Forget Subscribers. Now It’s All About Advertising

The recent upfronts saw networks turning on a dime from their obsession with acquiring subscribers for their streamers to their former adoration of advertising. Whether there’s enough ad revenue to support this industry-wide pivot is another story.

Hank Price

Back in the day when the network upfronts were about networks, you could always tell who was in first place and who was last by watching the presentations. The No. 1 network would be arrogant and dismissive of all competitors.  The other networks would make ugly jokes about whoever was in first place, predicting their own imminent move there. Every year was going to be “The year of (insert any network name here).”

If that truism remains in effect, then apparently Netflix, which does not have a linear product, does not currently sell advertising and had no presence at the upfronts, is now the No. 1 network. All it took was an announcement by Netflix to their employees that the service was considering an ad-supported tier for the lemmings at the organizations formerly known as NBC, ABC, CBS and Fox to rediscover the value of commercial inventory.

Like prospectors hearing there was gold in California, the networks pivoted on a dime from complete concentration on the quest for direct payment, to their former adoration of advertising, using the upfronts to profess undying love and loyalty to all things sponsored. “Subscribers? What subscribers? We just care about advertising” they cooed.

Of course, the upfronts are targeted to ad agencies, so we should expect the presentations to be tailored to that audience. But reading the various press reports, one cannot escape the impression that by lumping all ad venues together, any sense of unique value related to brand was lost.

Perhaps unique value doesn’t matter anymore. If it did, the networks would not have avoided the uncomfortable fact that most of those impressions they are selling are delivered through their traditional affiliate partners. These are partners that can still make or break a program’s success, not to mention that other forgotten fact that a spot running on a local affiliate can be more valuable than one on Bravo. Forgive me for digressing into reality.

BRAND CONNECTIONS

Contrast all of this with local stations that have been in the multiplatform business for a long time, making quite a bit of money by selling the value of their local brands. Station digital products, especially mobile apps, offer stations unique selling propositions, driven by the power of their brands. Stations also do quite well selling third-party digital advertising that has increased value because the sellers have direct relationships with local merchants.

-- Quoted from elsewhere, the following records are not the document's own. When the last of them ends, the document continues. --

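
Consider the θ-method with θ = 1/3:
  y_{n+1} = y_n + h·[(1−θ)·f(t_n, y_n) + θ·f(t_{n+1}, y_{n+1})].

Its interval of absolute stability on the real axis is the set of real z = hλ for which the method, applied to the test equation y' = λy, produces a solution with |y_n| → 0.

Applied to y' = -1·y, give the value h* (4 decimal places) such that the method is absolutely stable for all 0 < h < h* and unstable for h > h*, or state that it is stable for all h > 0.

(-6.0000,0); λ=-1 ⇒ h* = (6)/1 = 6.0000.

With y'=λy (z=hλ):
  y_{n+1} = y_n + z·[2/3·y_n + 1/3·y_{n+1}] ⇒ (1 − 1/3z)y_{n+1} = (1 + 2/3z)y_n
  so R(z) = (1 + 2/3z)/(1 − 1/3z).

Solve |R(x)|<1 on ℝ⁻.
x=-0.51: |R|=0.5641
R=−1: 1+2/3x = −1+1/3x ⇒ -1/3x=2 ⇒ x=2/(-1/3)=-6.0000
Confirm numerically:
  x=-5.835: |R|=0.98132 <1
  x=-4.259: |R|=0.76016 <1
  x=-2.651: |R|=0.40736 <1
  x=-6.451: |R|=1.04772 >1
  x=-6.231: |R|=1.02502 >1
So |R|<1 on (-6.0000, 0).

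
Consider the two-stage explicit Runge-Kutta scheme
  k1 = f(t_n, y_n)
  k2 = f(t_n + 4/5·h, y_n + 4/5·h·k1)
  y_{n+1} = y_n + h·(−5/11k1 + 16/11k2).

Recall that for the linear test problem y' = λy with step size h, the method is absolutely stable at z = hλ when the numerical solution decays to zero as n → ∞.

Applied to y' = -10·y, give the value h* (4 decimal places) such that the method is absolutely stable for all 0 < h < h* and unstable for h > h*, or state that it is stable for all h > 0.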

Local stations also have the unique value of over the air, a service that continues to see steady growth and does not have to wait for the promise of NextGen to have real value. OTA produces loyal audiences on multiple channels right now.

According to BIA, total local television/digital advertising is so important that it should top $20 billion this year, including political advertising, which is almost exclusively local. Perhaps next year stations should have their own upfronts. TVB could put it on the same week as everyone else. The theme might be “Advertising That We Know Works.”

With everyone from Disney+ to Sundance now selling spots, one must ask if there is enough ad revenue to go around? David Bloom has an insightful piece on the subject worth reading, but the short answer is probably not. Just as we are beginning to see consumers demonstrate limitations in the number of paid services households can afford, there is also a limit on the number of commercials any household is willing to absorb. We will see over time who succeeds and who fails.

Meanwhile, what does all this mean to the future of the networks? I’m not sure. Perhaps we should subscribe to Netflix’s in-house newsletter to find out.


Hank Price is a media consultant. His second book, Leading Local Television, has become a standard text for television general managers. In a 30-year general management career, Price led TV stations for Hearst, CBS and Gannett, including WBBM Chicago, KARE Minneapolis, WVTM Birmingham, Ala., and both WXII and WFMY in Greensboro/Winston Salem, N.C. Earlier, he was a consultant with Frank N. Magid Associates. Price also spent 15 years as senior director of Northwestern University’s Media Management Center. He is currently director of leadership development for the School of Journalism and New Media at Ole Miss.